Ainda sobre o papel das universidades para o fomento da inovação na rede pública, Elie Ghanem, professor da Faculdade de Educação da USP e coordenador de pesquisa-ação do Escolas2030, falou sobre iniciativas que antecederam o programa Escolas2030. Ele mencionou, por exemplo, o Mapa da Inovação e Criatividade na Educação Básica, lançado pelo MEC em 2015, que apontou centenas de experiências inovadoras Brasil afora. “Essa visibilidade significou articulação e um movimento de inovação educacional. Boa parte das organizações educativas que integram hoje o Escolas2030 vem desse mapeamento. Atualmente, temos estruturado, para cumprir nosso papel de universidade, apoiar os grupos locais para que realizem um projeto de pesquisa sobre suas próprias práticas no sentido de valorizar aquilo que já sabem, aperfeiçoar e extrair daí aprendizados que podem ser sugestivos para as políticas públicas”.
São estas políticas que assegurarão a meta central do programa: garantir o Objetivo do Desenvolvimento Sustentável 4 (ODS 4), isto é, a educação inclusiva, equitativa e de qualidade para todas e todos.

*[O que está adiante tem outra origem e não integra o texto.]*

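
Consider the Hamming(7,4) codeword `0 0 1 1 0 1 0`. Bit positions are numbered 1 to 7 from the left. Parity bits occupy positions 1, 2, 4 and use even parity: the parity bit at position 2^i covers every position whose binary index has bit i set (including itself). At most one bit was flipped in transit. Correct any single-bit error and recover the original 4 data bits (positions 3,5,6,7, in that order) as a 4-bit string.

1010

s1: b1⊕b3⊕b5⊕b7 = 0⊕1⊕0⊕0 = 1
s2: b2⊕b3⊕b6⊕b7 = 0⊕1⊕1⊕0 = 0
s4: b4⊕b5⊕b6⊕b7 = 1⊕0⊕1⊕0 = 0
Syndrome (s4...s1) = 001 → position 1.
Flip bit 1: corrected codeword = 1011010
Data bits at positions 3,5,6,7: 1010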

Neste ponto, Elie refletiu. “Um desafio é refazer a nossa forma de pensar e não somente a nossa forma de fazer educação. Como entendemos os 17 ODS [Objetivos de Desenvolvimento Sustentável]? Erradicar a pobreza não é também tarefa da educação? Temos um tipo de educação escolar que não lida com o que é concretamente problema da vida das pessoas”, apontou.
Afinal, o que é educação integral?
O Fórum teve continuidade com a mesa “Educação integral e transformadora: o que quer dizer?”. Entre os palestrantes estava Valdo José Cavallet, da UFPR Campus Litoral, que relacionou o conceito de integralidade e de tempo. “Venho de uma geração em que fomos provocados a acelerar. Para mim, só tem sentido ampliar os espaço educacionais se for para viver o tempo. Se for para ocupar o tempo com mais intensidade, não faz sentido. Vamos acelerar ainda mais as crianças para quê? As experiências mais exitosas são aquelas adaptadas ao ‘tempo de viver’. O conceito do tempo da criança é fundamental na educação integral. Ela [a criança] tem que se compreender, compreender o mundo, para depois agir no mundo”.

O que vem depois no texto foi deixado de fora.